Seit sieben Jahren befindet sich das LWL-Preußenmuseum Minden in einer grundlegenden Transformation – nicht nur programmatisch, sondern auch strukturell. 2026 eröffnen wir unsere neue Dauerausstellung „Potzblitz Preußen“. Als Museum verstehen wir uns als offenen Kulturort mit viel Raum für gegenseitigen Austausch, aber auch als Ort der historisch-politischen Bildung, der zu kritischer Reflexion von Geschichte und Gegenwart beiträgt. Dies gelingt, indem wir gegenwartsrelevante Themen wie Antisemitismus, (Post)Kolonialismus und Migration zu einem wichtigen Teil unserer Programmgestaltung machen. Dabei bleiben wir nicht nur in unseren Ausstellungsräumen, sondern nutzen zahlreiche Tools wie den museumseigenen Container, eine wandernde Litfaßsäule und eine Urban Gardening Ecke, um anders mit unserem Publikum in Kontakt zu kommen.
„Unsere Zusammenarbeit ist von Schnittmengen geprägt, aber auch von produktiven Differenzen.
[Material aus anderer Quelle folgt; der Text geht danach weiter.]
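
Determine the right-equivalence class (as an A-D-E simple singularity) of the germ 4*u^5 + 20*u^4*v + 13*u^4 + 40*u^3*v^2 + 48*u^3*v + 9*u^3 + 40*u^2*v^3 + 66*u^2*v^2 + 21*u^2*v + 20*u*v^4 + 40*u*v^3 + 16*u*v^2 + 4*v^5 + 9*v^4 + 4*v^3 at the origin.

The Hessian of f at 0 has rank 0. Corank 2; j^3 = (u + v)*(3*u + 2*v)^2 has shape L^2 M (L != M), so D-series; mu = 5 gives D_5.

D_{5}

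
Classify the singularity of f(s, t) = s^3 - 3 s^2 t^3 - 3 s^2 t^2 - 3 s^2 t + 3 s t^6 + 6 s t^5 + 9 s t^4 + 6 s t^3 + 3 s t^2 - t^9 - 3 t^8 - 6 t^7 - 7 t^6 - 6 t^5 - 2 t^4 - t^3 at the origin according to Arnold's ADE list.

E_{6}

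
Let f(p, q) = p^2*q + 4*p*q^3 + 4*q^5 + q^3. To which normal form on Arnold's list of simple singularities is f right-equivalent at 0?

D4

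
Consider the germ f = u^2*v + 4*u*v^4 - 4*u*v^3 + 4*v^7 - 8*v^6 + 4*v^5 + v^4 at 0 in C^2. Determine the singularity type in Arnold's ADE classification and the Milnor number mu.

Type D_5, Milnor number mu = 5.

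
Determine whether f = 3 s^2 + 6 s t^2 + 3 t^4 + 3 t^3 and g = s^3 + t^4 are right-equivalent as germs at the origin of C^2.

The Hessian of f at 0 has rank 1. Corank 1: A-series; mu = 2 gives A_2. The Hessian of g at 0 has rank 0. Corank 2; j^3 = s^3 is a perfect cube, so E-series; the 4-jet and mu = 6 give E_6. f is A_2 but g is E_6, hence not right-equivalent.

No.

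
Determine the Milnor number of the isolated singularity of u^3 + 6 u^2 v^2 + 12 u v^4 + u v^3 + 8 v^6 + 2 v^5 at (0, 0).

7

The Hessian of f at 0 has rank 0. Corank 2; j^3 = u^3 is a perfect cube, so E-series; the 4-jet and mu = 7 give E_7.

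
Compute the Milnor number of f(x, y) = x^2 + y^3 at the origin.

The Hessian of f at 0 is [[2, 0], [0, 0]] with rank 1, so corank 1. A Groebner basis of the Jacobian ideal J(f) in C{x,y} is {y^2, x}; counting standard monomials gives mu = 2. Corank 1: A-series; mu = 2 gives A_2.

2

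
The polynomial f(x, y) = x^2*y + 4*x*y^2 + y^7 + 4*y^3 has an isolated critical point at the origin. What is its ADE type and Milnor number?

Type D_8, Milnor number mu = 8.

The Hessian of f at 0 is [[0, 0], [0, 0]] with rank 0, so corank 2. A Groebner basis of the Jacobian ideal J(f) in C{x,y} is {x^2/7 + y^6 - 4*y^2/7, x^3 + 8*y^3, x*y + 2*y^2}; counting standard monomials gives mu = 8. Corank 2; j^3 = y*(x + 2*y)^2 has shape L^2 M (L != M), so D-series; mu = 8 gives D_8.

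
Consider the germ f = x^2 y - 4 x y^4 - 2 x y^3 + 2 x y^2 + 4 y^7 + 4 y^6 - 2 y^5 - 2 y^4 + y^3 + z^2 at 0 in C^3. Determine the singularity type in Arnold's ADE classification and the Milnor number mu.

The Hessian of f at 0 has rank 1. Corank 2; j^3 = y*(x + y)^2 has shape L^2 M (L != M), so D-series; mu = 6 gives D_6.

Type D_{6}, Milnor number mu = 6.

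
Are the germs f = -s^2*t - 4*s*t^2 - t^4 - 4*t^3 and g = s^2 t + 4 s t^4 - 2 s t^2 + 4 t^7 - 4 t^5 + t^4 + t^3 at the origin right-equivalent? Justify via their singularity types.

Yes.

The Hessian of f at 0 has rank 0. Corank 2; j^3 = -t*(s + 2*t)^2 has shape L^2 M (L != M), so D-series; mu = 5 gives D_5. The Hessian of g at 0 has rank 0. Corank 2; j^3 = t*(s - t)^2 has shape L^2 M (L != M), so D-series; mu = 5 gives D_5. Both have type D_5, hence right-equivalent.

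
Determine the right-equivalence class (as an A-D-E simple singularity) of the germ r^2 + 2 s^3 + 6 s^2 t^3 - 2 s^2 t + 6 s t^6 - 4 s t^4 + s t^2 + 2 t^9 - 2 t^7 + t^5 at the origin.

The Hessian of f at 0 has rank 1. Corank 2; j^3 = s*(2*s^2 - 2*s*t + t^2) splits into three distinct lines over C (the quadratic factor has nonzero discriminant), so D_4.

D4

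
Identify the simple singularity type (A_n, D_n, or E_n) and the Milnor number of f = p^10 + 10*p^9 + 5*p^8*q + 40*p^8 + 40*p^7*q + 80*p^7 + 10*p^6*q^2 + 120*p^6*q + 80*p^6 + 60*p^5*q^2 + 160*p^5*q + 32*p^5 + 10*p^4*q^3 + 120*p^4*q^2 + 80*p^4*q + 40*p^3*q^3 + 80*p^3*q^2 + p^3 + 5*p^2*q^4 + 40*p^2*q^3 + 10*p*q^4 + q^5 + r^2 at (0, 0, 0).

Type E_{8}, Milnor number mu = 8.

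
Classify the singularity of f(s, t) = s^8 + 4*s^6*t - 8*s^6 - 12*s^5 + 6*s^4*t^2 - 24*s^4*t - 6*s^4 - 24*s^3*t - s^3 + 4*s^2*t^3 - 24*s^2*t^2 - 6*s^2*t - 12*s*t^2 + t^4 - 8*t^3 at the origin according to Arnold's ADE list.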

Genau diese Mehrperspektivität verstehen wir als Stärke für einen offenen, ehrlichen Austausch über institutionelle Veränderungsprozesse und einer permanenten Reflexion von Museumsroutinen und inhaltlicher Programmgestaltung.”
Hannah Meisinger, Kulturvermittlung und Sylvia Necker, Museumsleitung
Zeitraum
Seit 2019
Finanzieller Rahmen
Für unseren Neuerfindungsprozess gab es kein eigenes Budget, wir stemmen diesen im laufenden Betrieb.
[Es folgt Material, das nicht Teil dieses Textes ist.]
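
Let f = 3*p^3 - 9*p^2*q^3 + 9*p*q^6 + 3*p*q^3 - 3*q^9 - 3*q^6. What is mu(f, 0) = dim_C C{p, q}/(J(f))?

The Hessian of f at 0 is [[0, 0], [0, 0]] with rank 0, so corank 2. A Groebner basis of the Jacobian ideal J(f) in C{p,q} is {p^3, p*q^2, 3*p^2 + q^3}; counting standard monomials gives mu = 7. Corank 2; j^3 = 3*p^3 is a perfect cube, so E-series; the 4-jet and mu = 7 give E_7.

7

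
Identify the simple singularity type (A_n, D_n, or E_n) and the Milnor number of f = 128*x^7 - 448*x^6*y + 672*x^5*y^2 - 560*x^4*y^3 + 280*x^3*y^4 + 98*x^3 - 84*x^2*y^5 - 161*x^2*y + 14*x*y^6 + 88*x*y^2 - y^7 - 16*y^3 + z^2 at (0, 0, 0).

Type D8, Milnor number mu = 8.

The Hessian of f at 0 has rank 1. Corank 2; j^3 = (2*x - y)*(7*x - 4*y)^2 has shape L^2 M (L != M), so D-series; mu = 8 gives D_8.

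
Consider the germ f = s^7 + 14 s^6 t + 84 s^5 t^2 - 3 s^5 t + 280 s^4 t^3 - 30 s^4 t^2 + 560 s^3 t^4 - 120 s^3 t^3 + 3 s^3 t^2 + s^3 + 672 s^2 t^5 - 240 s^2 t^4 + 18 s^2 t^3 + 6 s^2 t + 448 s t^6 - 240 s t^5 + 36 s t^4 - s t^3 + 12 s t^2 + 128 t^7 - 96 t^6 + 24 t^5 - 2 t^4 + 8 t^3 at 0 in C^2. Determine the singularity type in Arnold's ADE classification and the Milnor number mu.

Type E7, Milnor number mu = 7.

The Hessian of f at 0 has rank 0. Corank 2; j^3 = (s + 2*t)^3 is a perfect cube, so E-series; the 4-jet and mu = 7 give E_7.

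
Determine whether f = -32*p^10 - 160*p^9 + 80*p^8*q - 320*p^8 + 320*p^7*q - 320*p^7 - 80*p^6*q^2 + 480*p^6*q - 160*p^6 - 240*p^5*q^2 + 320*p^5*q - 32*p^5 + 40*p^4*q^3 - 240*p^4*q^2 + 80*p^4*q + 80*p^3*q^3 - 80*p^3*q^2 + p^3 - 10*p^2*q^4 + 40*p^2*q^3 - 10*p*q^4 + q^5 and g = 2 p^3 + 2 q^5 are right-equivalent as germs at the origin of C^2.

The Hessian of f at 0 is [[0, 0], [0, 0]] with rank 0, so corank 2. A Groebner basis of the Jacobian ideal J(f) in C{p,q} is {q^5, p*q^3 - q^4/8, p^2}; counting standard monomials gives mu = 8. Corank 2; j^3 = p^3 is a perfect cube, so E-series; the 5-jet and mu = 8 give E_8. The Hessian of g at 0 is [[0, 0], [0, 0]] with rank 0, so corank 2. A Groebner basis of the Jacobian ideal J(g) in C{p,q} is {q^4, p^2}; counting standard monomials gives mu = 8. Corank 2; j^3 = 2*p^3 is a perfect cube, so E-series; the 5-jet and mu = 8 give E_8. Both have type E_8, hence right-equivalent.

Yes.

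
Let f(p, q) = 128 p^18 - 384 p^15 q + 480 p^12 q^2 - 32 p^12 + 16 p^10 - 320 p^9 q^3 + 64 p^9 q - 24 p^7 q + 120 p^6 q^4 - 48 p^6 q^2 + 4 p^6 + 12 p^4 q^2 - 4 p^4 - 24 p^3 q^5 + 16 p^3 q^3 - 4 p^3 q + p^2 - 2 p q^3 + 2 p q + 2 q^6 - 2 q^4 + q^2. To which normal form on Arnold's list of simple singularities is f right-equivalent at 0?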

Beteiligtes Personal im Museum
Alle! Vom Haus- und Museumstechniker, über die Leitung bis zum Besucherservice
Beteiligte externe Personen oder Gruppen
Der Neuerfindungsprozess war zunächst ein interner Prozess. In die Umsetzung der ersten Schritte haben wir jedoch vor allem lokale und regionale Kooperationspartner:innen wie Museen, Vereine, Verbände, Netzwerke und Kulturschaffende miteinbezogen.
Welche konkreten Maßnahmen wurden konzipiert und oder umgesetzt?
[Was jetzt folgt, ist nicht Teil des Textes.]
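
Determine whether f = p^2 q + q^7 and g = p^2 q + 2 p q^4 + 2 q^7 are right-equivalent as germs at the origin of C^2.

Yes.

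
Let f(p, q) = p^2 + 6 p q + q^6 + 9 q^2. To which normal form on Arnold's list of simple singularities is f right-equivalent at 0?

The Hessian of f at 0 has rank 1. Corank 1: A-series; mu = 5 gives A_5.

A_5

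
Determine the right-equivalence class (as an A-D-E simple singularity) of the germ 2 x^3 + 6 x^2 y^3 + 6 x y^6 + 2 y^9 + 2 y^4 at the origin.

E_6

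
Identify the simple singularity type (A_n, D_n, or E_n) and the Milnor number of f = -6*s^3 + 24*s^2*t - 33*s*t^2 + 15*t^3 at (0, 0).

Type D_4, Milnor number mu = 4.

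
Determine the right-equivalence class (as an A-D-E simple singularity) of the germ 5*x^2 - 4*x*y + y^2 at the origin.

A1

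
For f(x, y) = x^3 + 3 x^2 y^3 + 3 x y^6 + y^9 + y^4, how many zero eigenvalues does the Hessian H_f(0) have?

The Hessian at 0 is [[0, 0], [0, 0]] of rank 0; hence corank 2.

2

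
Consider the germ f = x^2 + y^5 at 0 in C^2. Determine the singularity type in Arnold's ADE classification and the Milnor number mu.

The Hessian of f at 0 has rank 1. Corank 1: A-series; mu = 4 gives A_4.

Type A_4, Milnor number mu = 4.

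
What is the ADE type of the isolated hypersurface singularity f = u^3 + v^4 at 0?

The Hessian of f at 0 is [[0, 0], [0, 0]] with rank 0, so corank 2. A Groebner basis of the Jacobian ideal J(f) in C{u,v} is {v^3, u^2}; counting standard monomials gives mu = 6. Corank 2; j^3 = u^3 is a perfect cube, so E-series; the 4-jet and mu = 6 give E_6.

E_{6}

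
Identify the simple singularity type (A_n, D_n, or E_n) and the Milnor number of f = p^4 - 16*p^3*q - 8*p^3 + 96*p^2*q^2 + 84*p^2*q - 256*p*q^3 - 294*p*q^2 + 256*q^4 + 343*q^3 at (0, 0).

The Hessian of f at 0 is [[0, 0], [0, 0]] with rank 0, so corank 2. A Groebner basis of the Jacobian ideal J(f) in C{p,q} is {q^4, p*q^2 - 11*q^3/3, p^2 - 7*p*q + 49*q^2/4}; counting standard monomials gives mu = 6. Corank 2; j^3 = -(2*p - 7*q)^3 is a perfect cube, so E-series; the 4-jet and mu = 6 give E_6.

Type E6, Milnor number mu = 6.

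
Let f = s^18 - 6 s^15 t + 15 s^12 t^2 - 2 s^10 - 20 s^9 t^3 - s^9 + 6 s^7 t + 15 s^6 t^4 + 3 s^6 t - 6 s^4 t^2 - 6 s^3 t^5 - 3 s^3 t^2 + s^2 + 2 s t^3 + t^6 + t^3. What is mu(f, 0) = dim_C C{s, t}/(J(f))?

2

The Hessian of f at 0 is [[2, 0], [0, 0]] with rank 1, so corank 1. A Groebner basis of the Jacobian ideal J(f) in C{s,t} is {t^2, s}; counting standard monomials gives mu = 2. Corank 1: A-series; mu = 2 gives A_2.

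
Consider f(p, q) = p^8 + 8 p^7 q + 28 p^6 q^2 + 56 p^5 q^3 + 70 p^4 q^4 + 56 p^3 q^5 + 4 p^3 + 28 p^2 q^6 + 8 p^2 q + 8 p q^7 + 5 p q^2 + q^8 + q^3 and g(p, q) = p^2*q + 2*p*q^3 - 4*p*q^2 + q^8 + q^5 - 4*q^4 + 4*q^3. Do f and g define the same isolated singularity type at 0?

The Hessian of f at 0 has rank 0. Corank 2; j^3 = (p + q)*(2*p + q)^2 has shape L^2 M (L != M), so D-series; mu = 9 gives D_9. The Hessian of g at 0 has rank 0. Corank 2; j^3 = q*(p - 2*q)^2 has shape L^2 M (L != M), so D-series; mu = 9 gives D_9. Both have type D_9, hence right-equivalent.

Yes.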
Auf übergeordneter Ebene und von unserem Prozess abgelöst fand eine Organisationsentwicklungsuntersuchung statt. Auf dieser Grundlage entwickelten wir, begleitet durch eine Moderation und verschiedene Workshops, einen Museumsentwicklungsplan (MEP), der nun in den kommenden 10 Jahren umgesetzt wird. Mit diesem MEP haben wir nun die Möglichkeit, die entwickelten Ideen und die begonnene Neuausrichtung unseres Hauses auch strukturell und langfristig zu verankern.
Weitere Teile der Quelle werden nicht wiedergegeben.